La demande en ressources minérales est étroitement liée à la croissance démographique et au PIB d'un pays, mais elle est également influencée par les ruptures technologiques, comme l'essor des téléphones portables et l'engouement actuel pour les voitures électriques. Les métaux sont utilisés dans de nombreuses applications industrielles, couvrant des secteurs aussi divers que l'aéronautique, l'automobile, l'armement, la défense, la santé, le luxe, et le numérique, ce dernier étant un grand consommateur de métaux.


§2 - Enjeux et défis pour les industriels français et européens

Dans le contexte actuel de tensions géopolitiques croissantes, les industriels français et européens font face à des défis majeurs liés à l'accès et à la sécurisation des métaux critiques et stratégiques. Trois aspects clés de cette problématique méritent une attention particulière : les risques géopolitiques exacerbés par la stratégie chinoise, l'émergence des "électro-États" cherchant à maximiser la valeur ajoutée de leurs ressources, et l'impact des sanctions économiques sur les chaînes d'approvisionnement.

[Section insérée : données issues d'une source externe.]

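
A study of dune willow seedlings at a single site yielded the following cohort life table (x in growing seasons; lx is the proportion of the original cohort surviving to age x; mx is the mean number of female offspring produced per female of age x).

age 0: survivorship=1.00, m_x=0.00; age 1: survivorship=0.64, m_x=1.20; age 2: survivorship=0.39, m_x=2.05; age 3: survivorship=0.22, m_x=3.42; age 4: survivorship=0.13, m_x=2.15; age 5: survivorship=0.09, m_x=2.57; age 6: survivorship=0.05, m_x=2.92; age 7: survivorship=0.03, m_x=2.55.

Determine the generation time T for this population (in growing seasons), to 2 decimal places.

2.72

lx·mx: 0, 0.768, 0.7995, 0.7524, 0.2795, 0.2313, 0.146, 0.0765 → R0 = 3.0532
x·lx·mx: 0, 0.768, 1.599, 2.2572, 1.118, 1.1565, 0.876, 0.5355 → Σ = 8.3102
T = 8.3102 / 3.0532 = 2.7218… → 2.72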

1. Les risques géopolitiques

La stratégie de la Chine

La Chine domine aujourd'hui le marché mondial des métaux critiques, ayant acquis une position quasi monopolistique sur de nombreux métaux, soit par l'extraction, soit par le raffinage. Bien que la Chine ne soit que le troisième producteur mondial de lithium, avec 13 % de la production mondiale, elle raffine néanmoins 56 % du lithium, 60 % du cobalt, 67 % du graphite, 83 % du germanium et 90 % des terres rares. Ces chiffres témoignent de la position stratégique de la Chine sur ces ressources essentielles. En France, où la transition énergétique et la souveraineté industrielle sont des sujets brûlants, cette domination chinoise révèle une dépendance minérale critique, remettant en question la souveraineté nationale sur ces métaux vitaux.


Le premier défi majeur auquel le monde fait face en matière de métaux critiques est donc lié aux risques géopolitiques, notamment à la stratégie délibérée de la Chine. Depuis les années 1980, les pays occidentaux ont délocalisé leurs activités minières en raison de leurs impacts environnementaux, permettant à la Chine de s'emparer de ce secteur et de s'imposer comme un acteur incontournable sur la scène mondiale. La Chine a transformé les métaux en un levier essentiel de sa puissance internationale, en assurant une maîtrise complète de l'extraction.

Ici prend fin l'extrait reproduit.